As for his acting career (Bingham had a small role in "Crazy Heart"), he's keeping that personal, too. He's read for a few parts, but he mainly aspires to appear in a feature his wife, Anna Axster, hopes to direct this year.

She's helmed most of the band's videos, but Bingham admits that, in this case, "I think I might have to audition for her first."

In the meantime, the confirmed outdoorsman is digging all that California has to offer. And that includes surfing.

It's even kind of a cowboy thing to do, he says.

"It's really one of the only things I've found that can be compared to bull riding," Bingham insists. "You're dealing with the force of Mother Nature. It's something you can't really control and it's not really something you're trying to tame or overcome.

"It's just something you're trying to be a part of," he adds. "And the waves can get pretty big and intense, so that whole fear factor and adrenaline rush is similar as well."

There are also similarities to learning how to sing. In Bingham's case, anyway.

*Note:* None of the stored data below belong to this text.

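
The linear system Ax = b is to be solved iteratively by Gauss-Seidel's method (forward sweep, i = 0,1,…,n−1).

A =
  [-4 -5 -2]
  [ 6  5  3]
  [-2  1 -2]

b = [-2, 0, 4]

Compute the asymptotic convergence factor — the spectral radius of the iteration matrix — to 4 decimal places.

1.5000

Split A = D + L + U, D = diag(-4, 5, -2).
GS T = -(D+L)⁻¹U: row 0 first, T[0,2] = -(-2)/(-4) = -0.5000; later rows by forward substitution.
  T[0,:] = [+0.0000  -1.2500  -0.5000]
  T[1,:] = [+0.0000  +1.5000  +0.0000]
  T[2,:] = [+0.0000  +2.0000  +0.5000]
|roots of det(T-λI)|: 1.5000, 0.5000, 0.0000.
ρ = 1.5000; 1.5000 > 1, so it fails to converge.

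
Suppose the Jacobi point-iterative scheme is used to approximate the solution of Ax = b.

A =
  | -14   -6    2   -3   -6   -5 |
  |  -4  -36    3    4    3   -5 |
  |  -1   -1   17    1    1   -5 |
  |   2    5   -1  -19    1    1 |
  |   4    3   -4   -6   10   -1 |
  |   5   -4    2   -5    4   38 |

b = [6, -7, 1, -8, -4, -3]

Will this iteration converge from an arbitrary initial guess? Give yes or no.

Write A = D+L+U with D = diag(-14, -36, 17, -19, 10, 38).
Jacobi: T = -D⁻¹(L+U), T[4,3] = -(-6)/(10) = +0.6000; T[4,4] = 0.
  T[0,:] = [+0.0000  -0.4286  +0.1429  -0.2143  -0.4286  -0.3571]
  T[1,:] = [-0.1111  +0.0000  +0.0833  +0.1111  +0.0833  -0.1389]
  T[2,:] = [+0.0588  +0.0588  +0.0000  -0.0588  -0.0588  +0.2941]
  T[3,:] = [+0.1053  +0.2632  -0.0526  +0.0000  +0.0526  +0.0526]
  T[4,:] = [-0.4000  -0.3000  +0.4000  +0.6000  +0.0000  +0.1000]
  T[5,:] = [-0.1316  +0.1053  -0.0526  +0.1316  -0.1053  +0.0000]
moduli |λ_i(T)| = 0.6601, 0.4959, 0.3185, 0.3185, 0.0974, 0.0974.
ρ = 0.6601; 0.6601 < 1 ⇒ converges.

yes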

"When I first started out, for several years we would play in these pretty rough bars," he notes, explaining where that ravaged voice came from. "They were smoky, lots of booze and real loud. Most of the places we played were the kind that people didn't necessarily go to to hear music; they went there to drink. The sound systems were usually real crappy and you're playing two or three hours straight.

"So I was kind of learning as I was going, and I still am," he humbly admits. "I didn't really know how to sing, to use your voice and sing from your stomach. I think I just blew it out."